Since you ask for other better ways to handle the problem, here's another way using data.table
:
require(data.table) ## 1.9.2+
setDT(df)
df[a %in% c(0,1,3,4) | c == 4, g := 3L]
df[a %in% c(2,5,7) | (a==1 & b==4), g := 2L]
Note the order of conditional statements is reversed to get g
correctly. There's no copy of g
made, even during the second assignment - it's replaced in-place.
On larger data this would have better performance than using nested if-else
, as it can evaluate both 'yes' and 'no' cases, and nesting can get harder to read/maintain IMHO.

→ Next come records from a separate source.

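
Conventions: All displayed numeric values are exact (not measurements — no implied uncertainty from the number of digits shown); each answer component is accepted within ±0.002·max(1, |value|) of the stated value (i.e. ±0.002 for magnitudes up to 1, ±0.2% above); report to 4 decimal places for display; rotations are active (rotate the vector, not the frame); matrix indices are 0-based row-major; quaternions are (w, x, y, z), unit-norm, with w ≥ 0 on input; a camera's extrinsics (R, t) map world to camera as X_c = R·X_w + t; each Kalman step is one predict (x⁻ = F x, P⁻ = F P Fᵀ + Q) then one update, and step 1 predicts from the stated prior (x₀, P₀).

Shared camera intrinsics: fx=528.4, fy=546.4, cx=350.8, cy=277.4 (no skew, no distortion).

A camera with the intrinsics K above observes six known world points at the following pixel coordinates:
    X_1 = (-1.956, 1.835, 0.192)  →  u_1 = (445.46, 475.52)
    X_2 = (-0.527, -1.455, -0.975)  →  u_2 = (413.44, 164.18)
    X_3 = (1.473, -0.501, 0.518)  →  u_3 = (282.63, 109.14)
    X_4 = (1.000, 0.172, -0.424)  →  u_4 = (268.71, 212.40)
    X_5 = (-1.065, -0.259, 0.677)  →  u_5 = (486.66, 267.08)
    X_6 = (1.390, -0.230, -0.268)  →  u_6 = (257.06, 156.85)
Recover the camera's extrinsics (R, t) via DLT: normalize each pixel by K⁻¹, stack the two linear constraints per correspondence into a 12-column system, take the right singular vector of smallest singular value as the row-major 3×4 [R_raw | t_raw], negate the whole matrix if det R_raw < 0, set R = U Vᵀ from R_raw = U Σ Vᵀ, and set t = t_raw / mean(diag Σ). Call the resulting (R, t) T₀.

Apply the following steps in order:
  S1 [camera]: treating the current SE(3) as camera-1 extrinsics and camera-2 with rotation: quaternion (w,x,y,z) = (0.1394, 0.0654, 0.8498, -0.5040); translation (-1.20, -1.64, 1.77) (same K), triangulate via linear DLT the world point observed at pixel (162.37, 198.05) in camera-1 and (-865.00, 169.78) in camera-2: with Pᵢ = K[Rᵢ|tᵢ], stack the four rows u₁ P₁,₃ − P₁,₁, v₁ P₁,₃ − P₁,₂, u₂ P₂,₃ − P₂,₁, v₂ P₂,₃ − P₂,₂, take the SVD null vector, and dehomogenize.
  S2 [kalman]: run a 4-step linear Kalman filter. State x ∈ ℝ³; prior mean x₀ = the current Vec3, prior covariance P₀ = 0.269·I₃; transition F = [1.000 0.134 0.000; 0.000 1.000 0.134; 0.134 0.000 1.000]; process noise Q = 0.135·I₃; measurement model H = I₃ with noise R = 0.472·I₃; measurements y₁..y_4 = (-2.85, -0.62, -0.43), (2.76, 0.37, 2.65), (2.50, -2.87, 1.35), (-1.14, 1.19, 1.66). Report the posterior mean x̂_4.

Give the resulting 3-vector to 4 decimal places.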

Here's a benchmark on relatively bigger data:
# R version 3.1.0
require(data.table) ## 1.9.2
require(dplyr)
DT <- setDT(lapply(1:6, function(x) sample(7, 1e7, TRUE)))

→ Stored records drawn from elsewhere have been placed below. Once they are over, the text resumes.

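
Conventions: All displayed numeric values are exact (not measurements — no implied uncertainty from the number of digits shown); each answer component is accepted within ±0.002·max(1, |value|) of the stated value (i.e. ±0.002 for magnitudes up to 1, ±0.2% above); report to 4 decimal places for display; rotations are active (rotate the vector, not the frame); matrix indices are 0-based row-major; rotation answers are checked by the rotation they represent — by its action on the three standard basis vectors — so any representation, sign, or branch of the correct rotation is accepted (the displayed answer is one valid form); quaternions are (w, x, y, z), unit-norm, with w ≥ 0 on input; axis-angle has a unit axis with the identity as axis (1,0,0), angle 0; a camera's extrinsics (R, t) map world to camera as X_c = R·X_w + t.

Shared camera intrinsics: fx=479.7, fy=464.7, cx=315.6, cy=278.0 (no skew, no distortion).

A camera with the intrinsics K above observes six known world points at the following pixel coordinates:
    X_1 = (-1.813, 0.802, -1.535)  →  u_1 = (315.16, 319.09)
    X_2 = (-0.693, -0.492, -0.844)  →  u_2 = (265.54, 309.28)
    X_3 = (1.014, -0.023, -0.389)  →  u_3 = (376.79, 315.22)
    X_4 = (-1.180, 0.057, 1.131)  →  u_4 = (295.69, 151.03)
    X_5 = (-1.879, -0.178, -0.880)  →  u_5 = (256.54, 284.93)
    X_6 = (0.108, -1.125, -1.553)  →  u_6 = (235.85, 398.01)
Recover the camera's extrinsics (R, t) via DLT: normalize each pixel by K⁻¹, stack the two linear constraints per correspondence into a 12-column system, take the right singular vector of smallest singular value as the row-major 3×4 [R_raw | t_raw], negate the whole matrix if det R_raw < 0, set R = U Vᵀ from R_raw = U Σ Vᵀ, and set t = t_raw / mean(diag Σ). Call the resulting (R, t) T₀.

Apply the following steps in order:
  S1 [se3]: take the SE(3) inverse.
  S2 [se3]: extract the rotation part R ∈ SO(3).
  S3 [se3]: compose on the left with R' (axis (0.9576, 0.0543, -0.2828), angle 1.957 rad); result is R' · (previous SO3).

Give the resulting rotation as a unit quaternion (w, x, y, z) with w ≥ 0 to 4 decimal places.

rotation (quat) = (0.9155, -0.0424, -0.2982, -0.2668)

source (pnp_recover): camera pose = R=[0.4497 0.8918 0.0499; 0.2581 -0.0763 -0.9631; -0.8551 0.4460 -0.2645], t=(0.1700, -0.2700, 5.3691)
after S1 (invert_se3): R=[0.4497 0.2581 -0.8551; 0.8918 -0.0763 0.4460; 0.0499 -0.9631 -0.2645], t=(4.5841, -2.5670, 1.1514)
after S2 (rot_of_se3): [0.4497 0.2581 -0.8551; 0.8918 -0.0763 0.4460; 0.0499 -0.9631 -0.2645]
after S3 (compose_so3): [0.6798 0.5138 -0.5234; -0.4632 0.8540 0.2368; 0.5687 0.0814 0.8185]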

setnames(DT, letters[1:6])
# > dim(DT)
# [1] 10000000 6
DF <- as.data.frame(DT)
DT_fun <- function(DT) {
DT[(a %in% c(0,1,3,4) | c == 4), g := 3L]

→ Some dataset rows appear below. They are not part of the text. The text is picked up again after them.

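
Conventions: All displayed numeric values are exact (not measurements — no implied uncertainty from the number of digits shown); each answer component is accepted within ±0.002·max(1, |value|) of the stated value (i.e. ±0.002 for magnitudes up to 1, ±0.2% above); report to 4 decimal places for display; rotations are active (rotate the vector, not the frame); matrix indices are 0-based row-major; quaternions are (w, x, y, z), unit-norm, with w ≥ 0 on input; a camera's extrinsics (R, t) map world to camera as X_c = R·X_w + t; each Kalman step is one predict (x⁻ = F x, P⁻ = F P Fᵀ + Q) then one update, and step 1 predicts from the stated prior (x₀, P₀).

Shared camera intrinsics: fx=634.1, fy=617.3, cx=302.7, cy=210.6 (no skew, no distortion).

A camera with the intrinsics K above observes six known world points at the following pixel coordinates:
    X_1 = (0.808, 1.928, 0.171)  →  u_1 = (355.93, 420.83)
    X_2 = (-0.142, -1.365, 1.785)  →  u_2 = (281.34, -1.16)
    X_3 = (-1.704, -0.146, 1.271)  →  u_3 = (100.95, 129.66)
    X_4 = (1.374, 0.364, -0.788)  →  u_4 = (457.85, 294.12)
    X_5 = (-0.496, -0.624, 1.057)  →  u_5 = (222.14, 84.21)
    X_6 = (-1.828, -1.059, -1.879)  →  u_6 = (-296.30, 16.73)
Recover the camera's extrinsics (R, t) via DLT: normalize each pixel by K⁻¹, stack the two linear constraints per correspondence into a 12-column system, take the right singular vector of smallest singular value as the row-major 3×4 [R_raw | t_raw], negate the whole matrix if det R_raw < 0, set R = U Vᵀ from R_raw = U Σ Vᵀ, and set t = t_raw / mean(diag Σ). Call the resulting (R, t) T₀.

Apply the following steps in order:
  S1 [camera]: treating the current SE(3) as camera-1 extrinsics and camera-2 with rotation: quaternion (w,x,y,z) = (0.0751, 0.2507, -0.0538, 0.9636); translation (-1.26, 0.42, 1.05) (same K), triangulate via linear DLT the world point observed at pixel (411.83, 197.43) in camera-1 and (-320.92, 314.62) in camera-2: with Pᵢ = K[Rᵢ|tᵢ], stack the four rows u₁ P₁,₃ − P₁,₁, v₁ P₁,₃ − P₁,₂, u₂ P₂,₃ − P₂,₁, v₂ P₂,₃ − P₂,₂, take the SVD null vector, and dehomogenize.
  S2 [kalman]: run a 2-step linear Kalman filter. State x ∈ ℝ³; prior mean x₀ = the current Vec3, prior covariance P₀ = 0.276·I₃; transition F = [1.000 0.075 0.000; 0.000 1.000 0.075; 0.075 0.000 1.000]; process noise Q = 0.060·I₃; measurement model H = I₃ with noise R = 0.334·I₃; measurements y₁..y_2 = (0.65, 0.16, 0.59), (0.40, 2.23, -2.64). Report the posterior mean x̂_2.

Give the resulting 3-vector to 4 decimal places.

source (pnp_recover): camera pose = R=[0.9879 -0.0247 0.1532; 0.0653 0.9616 -0.2665; -0.1407 0.2733 0.9516], t=(-0.3600, -0.1700, 4.3901)
after S1 (triangulate): (1.1174, 0.1379, 0.5149)
after S2 (kf_track): (0.6736, 0.9573, -0.6552)

result = (0.6736, 0.9573, -0.6552)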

DT[a %in% c(2,5,7) | (a==1 & b==4), g := 2L]
}
DPLYR_fun <- function(DF) {
mutate(DF, g = ifelse(a %in% c(2,5,7) | (a==1 & b==4), 2L,
ifelse(a %in% c(0,1,3,4) | c==4, 3L, NA_integer_)))
}
BASE_fun <- function(DF) { # R v3.1.0
transform(DF, g = ifelse(a %in% c(2,5,7) | (a==1 & b==4), 2L,
ifelse(a %in% c(0,1,3,4) | c==4, 3L, NA_integer_)))
}
system.time(ans1 <- DT_fun(DT))
# user system elapsed
# 2.659 0.420 3.107
system.time(ans2 <- DPLYR_fun(DF))
# user system elapsed
# 11.822 1.075 12.976
system.time(ans3 <- BASE_fun(DF))
# user system elapsed
# 11.676 1.530 13.319
identical(as.data.frame(ans1), as.data.frame(ans2))
# [1] TRUE
identical(as.data.frame(ans1), as.data.frame(ans3))
# [1] TRUE
Not sure if this is an alternative you'd asked for, but I hope it helps.